Rena Schild / Shutterstock.com

How much oil can we expect to get out of the very first tar sands mine on American soil? About six hours worth.

That’s how long the 4.7 million barrels of bitumen that U.S. Oil Sands Inc plans to extract from a 62-acre mine in eastern Utah would sate our American oil demands.  

Back in April, I wrote about the prospects of tar sands mining in the American West.

As DeSmogBlog readers are well aware, tar sands are being aggressively extracted up in Canada – turning about 35 million acres of Alberta boreal forest into a wasteland – but up to this point, U.S. tar sands have been kept in the ground. A couple of Canadian companies are working to change that, and one, U.S. Oil Sands, has just cleared its last major legal hurdle to open up its first mining operation, the “North Pit” of the so-called P.R. Spring lease in the Uintah Basin in eastern Utah’s Colorado Plateau region.

Over at InsideClimateNews, David Hasemyer has details about this latest blow to efforts – lead by two local environmental groups, Living Rivers and Western Resource Advocates – to stop the mining activities. A Utah judge sided with the Canadian company and  Utah's Division of Water Quality in “deciding that the state rightfully granted the Calgary-based company permission to mine and process oils sands without requiring a pollution permit or water monitoring at the PR Spring mining site in eastern Utah.”

On top of his review of the judge’s decision, Hasemyer recently published an incredibly in-depth and exhaustively-reported piece about the potential environmental impacts of the mine, especially on local water supplies. In this semi-arid region, the mine is expected to use “116 gallons of water per minute on a 24-hour basis.” That for the duration of the mine’s expected six years of operation.  

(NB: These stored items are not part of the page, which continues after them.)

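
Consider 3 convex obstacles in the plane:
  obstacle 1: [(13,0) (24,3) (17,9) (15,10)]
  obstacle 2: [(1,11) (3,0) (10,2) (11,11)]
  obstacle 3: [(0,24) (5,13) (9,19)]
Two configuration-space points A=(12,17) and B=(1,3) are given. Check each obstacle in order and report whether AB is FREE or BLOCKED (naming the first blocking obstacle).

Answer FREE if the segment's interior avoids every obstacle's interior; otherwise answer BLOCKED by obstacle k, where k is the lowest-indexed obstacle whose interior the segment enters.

Obstacle 1 [(13,0) (24,3) (17,9) (15,10)]:
  edge (13,0)–(24,3): clear
  edge (24,3)–(17,9): clear
  edge (17,9)–(15,10): clear
  edge (15,10)–(13,0): clear
  midpoint (13/2,10) outside
  → clear
Obstacle 2 [(1,11) (3,0) (10,2) (11,11)]:
  edge (1,11)–(3,0): crosses AB
  edge (3,0)–(10,2): clear
  edge (10,2)–(11,11): clear
  edge (11,11)–(1,11): crosses AB
  → BLOCKED
Obstacle 3 [(0,24) (5,13) (9,19)]:
  edge (0,24)–(5,13): clear
  edge (5,13)–(9,19): clear
  edge (9,19)–(0,24): clear
  midpoint (13/2,10) outside
  → clear

BLOCKED by obstacle 2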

So what will those hundreds of millions of gallons of water yield in terms of oil? How much crude can we pull from the destruction– the EIA states that at least 4,000 pounds of earth must be dug up for every 20 gallons of gasoline produced from oil sands – of these 62-acres of wilderness?

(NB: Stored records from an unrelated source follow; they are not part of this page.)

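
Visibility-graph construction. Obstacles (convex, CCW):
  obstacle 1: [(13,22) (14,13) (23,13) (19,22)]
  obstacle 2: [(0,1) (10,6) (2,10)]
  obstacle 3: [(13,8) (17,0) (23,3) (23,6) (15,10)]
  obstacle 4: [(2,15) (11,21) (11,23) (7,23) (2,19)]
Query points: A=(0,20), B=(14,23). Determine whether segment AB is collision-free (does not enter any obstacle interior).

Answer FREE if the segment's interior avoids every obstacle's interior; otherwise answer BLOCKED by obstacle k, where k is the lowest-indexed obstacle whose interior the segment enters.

BLOCKED by obstacle 4

Obstacle 1 [(13,22) (14,13) (23,13) (19,22)]:
  edge (13,22)–(14,13): clear
  edge (14,13)–(23,13): clear
  edge (23,13)–(19,22): clear
  edge (19,22)–(13,22): clear
  midpoint (7,43/2) outside
  → clear
Obstacle 2 [(0,1) (10,6) (2,10)]:
  edge (0,1)–(10,6): clear
  edge (10,6)–(2,10): clear
  edge (2,10)–(0,1): clear
  midpoint (7,43/2) outside
  → clear
Obstacle 3 [(13,8) (17,0) (23,3) (23,6) (15,10)]:
  edge (13,8)–(17,0): clear
  edge (17,0)–(23,3): clear
  edge (23,3)–(23,6): clear
  edge (23,6)–(15,10): clear
  edge (15,10)–(13,8): clear
  midpoint (7,43/2) outside
  → clear
Obstacle 4 [(2,15) (11,21) (11,23) (7,23) (2,19)]:
  edge (2,15)–(11,21): clear
  edge (11,21)–(11,23): crosses AB
  edge (11,23)–(7,23): clear
  edge (7,23)–(2,19): crosses AB
  edge (2,19)–(2,15): clear
  → BLOCKED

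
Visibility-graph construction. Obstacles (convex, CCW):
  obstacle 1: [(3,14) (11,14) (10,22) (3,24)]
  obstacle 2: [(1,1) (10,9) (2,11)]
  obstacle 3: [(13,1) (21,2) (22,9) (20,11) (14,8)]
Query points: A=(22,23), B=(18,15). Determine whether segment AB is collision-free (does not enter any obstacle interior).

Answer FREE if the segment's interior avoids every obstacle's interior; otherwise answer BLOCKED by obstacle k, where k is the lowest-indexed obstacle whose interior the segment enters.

FREE

Obstacle 1 [(3,14) (11,14) (10,22) (3,24)]:
  edge (3,14)–(11,14): clear
  edge (11,14)–(10,22): clear
  edge (10,22)–(3,24): clear
  edge (3,24)–(3,14): clear
  midpoint (20,19) outside
  → clear
Obstacle 2 [(1,1) (10,9) (2,11)]:
  edge (1,1)–(10,9): clear
  edge (10,9)–(2,11): clear
  edge (2,11)–(1,1): clear
  midpoint (20,19) outside
  → clear
Obstacle 3 [(13,1) (21,2) (22,9) (20,11) (14,8)]:
  edge (13,1)–(21,2): clear
  edge (21,2)–(22,9): clear
  edge (22,9)–(20,11): clear
  edge (20,11)–(14,8): clear
  edge (14,8)–(13,1): clear
  midpoint (20,19) outside
  → clear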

According to U.S. Oil Sands, the first 62-acre pit could yield 4.7 million barrels of bitumen over six years of operation. That’s enough to supply America’s oil demand for just under six hours, at current rates of consumption.

Sixty-two acres destroyed. Six years of mining. Over 300 million gallons of water. All for six hours worth of oil. Hardly seems worth it.

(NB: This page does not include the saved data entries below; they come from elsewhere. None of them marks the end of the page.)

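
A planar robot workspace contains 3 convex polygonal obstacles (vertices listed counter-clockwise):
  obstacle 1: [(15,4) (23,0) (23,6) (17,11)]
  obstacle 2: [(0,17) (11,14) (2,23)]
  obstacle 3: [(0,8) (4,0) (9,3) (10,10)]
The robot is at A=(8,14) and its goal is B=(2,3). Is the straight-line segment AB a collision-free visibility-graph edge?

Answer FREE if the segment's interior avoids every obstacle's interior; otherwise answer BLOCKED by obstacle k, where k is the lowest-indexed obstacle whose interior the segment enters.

Obstacle 1 [(15,4) (23,0) (23,6) (17,11)]:
  edge (15,4)–(23,0): clear
  edge (23,0)–(23,6): clear
  edge (23,6)–(17,11): clear
  edge (17,11)–(15,4): clear
  midpoint (5,17/2) outside
  → clear
Obstacle 2 [(0,17) (11,14) (2,23)]:
  edge (0,17)–(11,14): clear
  edge (11,14)–(2,23): clear
  edge (2,23)–(0,17): clear
  midpoint (5,17/2) outside
  → clear
Obstacle 3 [(0,8) (4,0) (9,3) (10,10)]:
  edge (0,8)–(4,0): crosses AB
  edge (4,0)–(9,3): clear
  edge (9,3)–(10,10): clear
  edge (10,10)–(0,8): crosses AB
  → BLOCKED

BLOCKED by obstacle 3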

But let’s look at the bigger picture for U.S. Oil Sands, as the North Pit mine is just the first that they hope to develop in the P.R. Spring lease.

The company already has permits for another 30.5 acre “West Pit” mine, which would yield another 2.1 million barrels. That’s another two-and-a-half hours worth of oil.

Another yet-unpermitted, but proposed, mine (the 66.7 acre South Pit) contains about 3.1 million barrels. Or just under another four hours worth of oil.  

All told, the permitted and proposed mines on U.S. Oil Sands’ leased land would forever spoil 159 acres and get us barely over a half a day’s worth of oil.